Elle soutient que l’examen de l’assuré montre, selon le médecin désigné par le tribunal, une limitation de tous les mouvements et précise que l’abduction et l’antépulsion, qui sont les mouvements principaux, sont supérieures à 90°, ce qui permet de considérer que la limitation est légère.
Elle fait valoir par ailleurs que l’employeur ne démontre pas l’utilité de la mise en 'uvre d’une mesure d’instruction au regard de ses arguments et de l’absence de difficulté d’ordre médical.
Il est renvoyé aux conclusions des parties pour l’exposé détaillé de leurs moyens.
MOTIFS DE LA DÉCISION
1/ Sur le taux d’IPP
Le jugement a rappelé à juste titre les dispositions de l’article L. 434-2 du code de la sécurité sociale relatives à l’évaluation du taux d’IPP ainsi que les différents taux préconisés par le barème indicatif d’invalidité en matière d’accidents du travail (chapitre 1.1.2.), et notamment le taux de 10 à 15 % préconisé en cas de limitation légère de tous les mouvements de l’épaule dominante.
Il ressort du rapport d’évaluation des séquelles du médecin-conseil de la caisse, tel que reproduit par le docteur [M], mandaté par l’employeur, que M. [E] présentait lors de l’examen des douleurs à son épaule droite lors de l’élévation de celle-ci, ne pouvait pas dormir sur le côté droit, présentait une difficulté au port de charges lourdes, à l’habillage et au déshabillage, que la limitation des élévations actives étaient discrètes (antépulsion à 160° contre 180° pour l’amplitude normale, abduction à 150° contre 170° pour l’amplitude normale) et améliorables de 10° en passif.
Ainsi, la mesure des amplitudes a bien été effectuée en passif. En outre, il convient d’observer que le médecin désigné par le tribunal, le docteur [J], a estimé que l’examen du médecin-conseil révélait une limitation légère de tous les mouvements.
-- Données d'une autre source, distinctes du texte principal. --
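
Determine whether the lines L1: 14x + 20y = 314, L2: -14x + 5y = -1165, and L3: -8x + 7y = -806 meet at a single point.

No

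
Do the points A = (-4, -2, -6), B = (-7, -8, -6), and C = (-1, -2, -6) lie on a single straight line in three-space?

AB = (-3, -6, 0), AC = (3, 0, 0).
Comparing components 1 and 2: (-3)(0) − (-6)(3) = 18 ≠ 0, so AB and AC are not parallel and the points are not collinear.

No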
Il en est de même de la commission médicale de recours amiable qui a retenu l’existence de scapulalgies avec une gêne dans la vie quotidienne et une limitation légère de la mobilité de l’épaule dans tous les mouvements et a précisé que s’agissant d’une épaule dominante, l’amyotrophie n’était pas obligatoirement présente en cas de limitation discrète de la mobilité.
C’est en conséquence à juste titre que le tribunal a fixé le taux d’IPP de l’assuré à 10%, sans qu’il soit nécessaire d’ordonner une mesure d’instruction.
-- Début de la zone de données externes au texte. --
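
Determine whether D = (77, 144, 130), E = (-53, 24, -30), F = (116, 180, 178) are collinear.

Yes

DE = (-130, -120, -160), DF = (39, 36, 48).
Each component of DF is -3/10 times the corresponding component of DE, so DF = -3/10·DE and the points are collinear.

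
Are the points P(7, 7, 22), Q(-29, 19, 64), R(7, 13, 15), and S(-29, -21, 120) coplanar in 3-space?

The four points are coplanar iff the 3×3 determinant with rows PQ, PR, PS is zero.
Rows: (-36, 12, 42), (0, 6, -7), (-36, -28, 98).
Expanding along the first row: (-36)(392) − (12)(-252) + (42)(216) = -2016.
Nonzero ⇒ not coplanar.

No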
2/ Sur les frais du procès
La société qui perd le procès est condamnée aux dépens d’appel. Il est équitable qu’elle indemnise la caisse de ses frais non compris dans les dépens en lui payant la somme de 1 000 euros sur le fondement de l’article 700 du code de procédure civile.
PAR CES MOTIFS
La cour, statuant publiquement, par mise à disposition au greffe, contradictoirement, en dernier ressort :
Confirme le jugement du pôle social du tribunal judiciaire d’Évreux du 2 mai 2024 ;
Y ajoutant :
Déboute la société [5] de sa demande de mesure d’instruction ;
Condamne la société [5] aux dépens d’appel ;
La condamne à payer à la caisse primaire d’assurance-maladie de l’Eure la somme de 1 000 euros sur le fondement de l’article 700 du code de procédure civile.